This week, architects strike back at the Olympic marketing rules, the Queen’s Speech is yet another repeat, One World Trade Center comes up short and Eros gets a little tlc

hansom for i pad

Olympics on the slide

Frustration among architects over draconian marketing restrictions governing the 2012 Olympics has sparked plans for a cheeky debate during the London Festival of Architecture, I hear. The event, provisionally entitled “No officer, I haven’t designed an Olympic building”, will be held in early July and will take the form of a Pecha Kucha, a form of presentation first dreamt up in Tokyo in which multiple speakers show 20 slides for 20 seconds each. Stick that in your pipe and smoke it, LOCOG.

Unclad feet

Much fanfare greeted the completion of the 100th floor of much redesigned One World Trade Center in New York, as it surpassed the Empire State Building as the city’s tallest building. But the building’s target of becoming America’s tallest building has been thrown into doubt after a row between the scheme’s principal architect, David Childs, and the developer over the 400ft crowning mast. The joint developers want to scale back plans for the mast by removing its decorative cladding, throwing into question whether tall building experts will deem it part of the official height of the building. Let’s hope the developers see sense and don’t change the design yet again.

Frenzied inactivity

Developments at One Blackfriars, the South Bank site owned by Tony Pidgley’s developer St George’s, are coming thick and fast. Three weeks after I pointed out shortcomings with the topiary set within special niches in the site’s elaborate hoardings, workers have now straightened the lopsided cone-shaped trees and ripped out all the globe-shaped plants. According to the workers these plants were regarded as a security risk because people might use them as a leg up to get over the hoardings. Quite how these tiny trees could take someone’s weight and why anyone would want to get into the site is anyone’s guess given there is nothing to nick.

Workers are now raising the height of the hoardings around the niches to make them more secure, so I am expecting to see the trees reinstated imminently.

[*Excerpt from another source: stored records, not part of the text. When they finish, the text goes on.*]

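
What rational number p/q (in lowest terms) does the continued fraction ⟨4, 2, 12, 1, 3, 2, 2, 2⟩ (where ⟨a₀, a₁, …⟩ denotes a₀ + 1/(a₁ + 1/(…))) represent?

6305/1407

Use the convergent recurrence hₖ = aₖ·hₖ₋₁ + hₖ₋₂ (and likewise for the denominators kₖ):
a_0 = 4: 4/1
a_1 = 2: 9/2
a_2 = 12: 112/25
a_3 = 1: 121/27
a_4 = 3: 475/106
a_5 = 2: 1071/239
a_6 = 2: 2617/584
a_7 = 2: 6305/1407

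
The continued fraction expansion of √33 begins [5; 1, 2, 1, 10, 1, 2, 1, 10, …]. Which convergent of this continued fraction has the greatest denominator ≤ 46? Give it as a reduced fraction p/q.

247/43

List convergents until the denominator exceeds the bound:
a_0 = 5: 5/1  (≤ bound)
a_1 = 1: 6/1  (≤ bound)
a_2 = 2: 17/3  (≤ bound)
a_3 = 1: 23/4  (≤ bound)
a_4 = 10: 247/43  (≤ bound)
a_5 = 1: 270/47  (> 46, stop)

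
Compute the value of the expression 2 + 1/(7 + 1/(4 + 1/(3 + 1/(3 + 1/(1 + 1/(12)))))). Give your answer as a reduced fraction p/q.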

All go then, except on the actual construction of the 47-storey tower proposed for the site.

Bam’s Waterloo

In further hoarding news, you may be surprised to know that Bam Construct is carrying out considerable renovations to London Waterloo station - surprised, because they’ve hidden the only trace of their involvement in a dark corner behind a mass of scaffolding. Perhaps Bam’s publicity shyness comes from not wishing to be associated with the inevitable disruption such works cause Waterloo’s 250,000 of daily commuters.

Strings attached

A story to tug on the heart strings now. A restoration specialist has been called upon to repair London’s beloved Statue of Eros in Piccadilly Circus after hoodlums scaled the 9 ft-tall monument and snapped his bow. Plant specialist Universal got in touch to play its part in the re-stringing operation, hoisting the restoration engineer into place on one of its cherry pickers. No word yet on whether the restoration team have had any more luck in love after their endeavours.

Come again?

hansom

As the construction industry watched the Queen’s Speech last week in hope of fresh investment, you could be forgiven for feeling a sense of déjà-vu. As eagle-eared construction law blogger, Angus Walker, pointed out, both this year’s speech and last year’s were nearly identical. Last year the Queen told parliament: “My government’s legislative programme will be based upon the principles of freedom, fairness and responsibility. The first priority is to reduce the deficit and restore economic growth.” Last week she said: “My government’s legislative programme will focus on economic growth, justice and constitutional reform. My ministers’ first priority will be to reduce the deficit and restore economic stability.” You can expect more of the same in other words.